Yerel seçim kampanyaları iyice traji-komik bir hale girdi artık. Traji-komiklik bir yana siyasilerin vatandaşla adeta eğlence arenasına dönüştü.
Kampanyaların, çevre ve gürültü kirliliği yetmezmiş gibi yalan, aldatma, iftira gırla gidiyor.
Siz hiç seçim olmadığı zamanlarda bir siyasinin meydanlara çıkıp ya da medya kanalıyla halka vaatlerde bulunduğunu gördünüz mü, duydunuz mu? Ama seçim kampanyasında vaatler bol bol atılıyor ortaya. Yok “Emekli Yılı” olacakmış, yok emekliye bayram ikramiyesini yarı yarıya arttıracakmış da, yok seyyanen zam yapacakmış da neler neler. E be birader sormazlar mı insana seçimden önce neredeydin. Bu insanlar bu kadar mı zavallı. Hayır zavallı değil hiçbir zaman ama sadaka verir gibi “al sana 1000 lira zam, git bankaya sana promosyon, al sana ucuz seyahat, al sana sinema, tiyatro filan yarı ücrete” gibi iyanelerle biraz ayıp olmuyor mu bu insanlara.
Bu kadar “ Kör kör parmağım gözüne” olmaz ki. Artık çok belli ki benden oy istiyorsun, beni çocuk gibi avutup sandıktan çıkacaksın. Bu kadar da olmaz canım. Bu, insanları hem zavallı hem de enayi yerine koymak değildir de nedir.
İyane dediğin, sadaka dediğin kutsal bir görevdir. Darda olan insana yardım etmektir, para vermektir, yiyecek vermektir, barınma vermektir. Ama bu yapılırken sağ elle yaptığın iyiliği sol elin duymayacak denir.
Biz bu değerli sözü unuttuk, pardon unuttuk değil, bile bile çarpıtarak alenen sadaka vereceğiz deniyor bugün artık.
Siyasinin görevi seçim sürecine girmeden de vatandaşını düşünecek onların maddi ve manevi ihtiyaçlarına cevap verecek olmalıdır, ki oy dilenmeden sandıktan çıkasın
Diyeceksiniz ki onlar bunu bilmiyorlar mı? Elbette bal gibi biliyorlar ama vatandaş istismara maalesef müsait veya müstahak diyeyim. Üç kuruş zam, beş kuruş bilmem neye kanmak da üzülünecek bir durum bizler açısından.
Ama ben size şunu söyleyeyim. Siyasi de biliyor yaptıklarının yanlış olduğunu, vatandaş da biliyor yapılanların, boş vaadlerin yanlış ve yersiz olduğunu. Bütün siyasiler böyle, en küçük partisinden en büyük partisine kadar.
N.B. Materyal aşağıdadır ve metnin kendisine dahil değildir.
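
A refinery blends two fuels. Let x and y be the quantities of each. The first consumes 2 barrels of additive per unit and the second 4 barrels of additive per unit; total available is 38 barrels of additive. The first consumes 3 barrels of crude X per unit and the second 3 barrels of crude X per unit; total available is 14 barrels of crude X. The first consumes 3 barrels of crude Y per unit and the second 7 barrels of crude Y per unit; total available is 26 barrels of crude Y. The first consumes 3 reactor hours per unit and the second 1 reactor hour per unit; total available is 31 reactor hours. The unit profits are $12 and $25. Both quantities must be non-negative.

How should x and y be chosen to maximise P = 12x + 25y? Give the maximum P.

x = 5/3, y = 3, maximum P = 95

Corner points and P = 12x + 25y:
  (0, 0) → P = 0
  (0, 26/7) → P = 650/7
  (14/3, 0) → P = 56
  (5/3, 3) → P = 95

The optimum lies where 3x + 3y = 14 and 3x + 7y = 26.
Solving simultaneously gives x = 5/3, y = 3.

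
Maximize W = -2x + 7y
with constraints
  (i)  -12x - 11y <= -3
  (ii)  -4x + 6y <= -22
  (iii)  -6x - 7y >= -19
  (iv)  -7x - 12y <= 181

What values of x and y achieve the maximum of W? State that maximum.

x = 67/16, y = -7/8, maximum W = -29/2

The binding constraints are -4x + 6y = -22 and -6x - 7y = -19.
Solving simultaneously gives x = 67/16, y = -7/8.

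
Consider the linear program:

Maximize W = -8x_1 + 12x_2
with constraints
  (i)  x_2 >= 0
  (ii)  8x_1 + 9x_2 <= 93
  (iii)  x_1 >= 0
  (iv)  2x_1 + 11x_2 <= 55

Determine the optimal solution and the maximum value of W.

Extreme points and W = -8x_1 + 12x_2:
  (93/8, 0) → W = -93
  (0, 0) → W = 0
  (264/35, 127/35) → W = -84/5
  (0, 5) → W = 60

The optimum lies where x_1 = 0 and 2x_1 + 11x_2 = 55.
Solving simultaneously gives x_1 = 0, x_2 = 5.

x_1 = 0, x_2 = 5, maximum W = 60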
Ama bizde böyle gelmiş böyle gider. Başa biri gelir, öbürü gider, öbürü gelir biri gider ama hep aynı. Seçim kampanyasında daha bir sürü vaatler dinleyeceğiz, hepsi bitecek, 1 Nisan sabahı siyasiler mutlaka bunları unutacak merak etmeyin.
Ne promosyon kalır, ne zam kalır, ne yapılacak yol kalır, ne metro kalır, ne de siyasiler ortada kalır. Sen yine ekmek, et kuyruğuna girersin, rahat metroya bineceğine ya tabanvayla yol alırsın, ya da sardalye konservesi misali otobüsle menziline varırsın.
Atatürk, -“Efendiler! Muhterem milletime şunu tavsiye ederim ki, kendi sinesinde yetiştirerek başının üzerine çıkaracağı adamların kanındaki, vicdanındaki cevher-i asliyi çok iyi tahlil etmek dikkatinden, bir an bile feragat etmesinler.” demiş ama biz o tahlili henüz yapamıyoruz demek ki.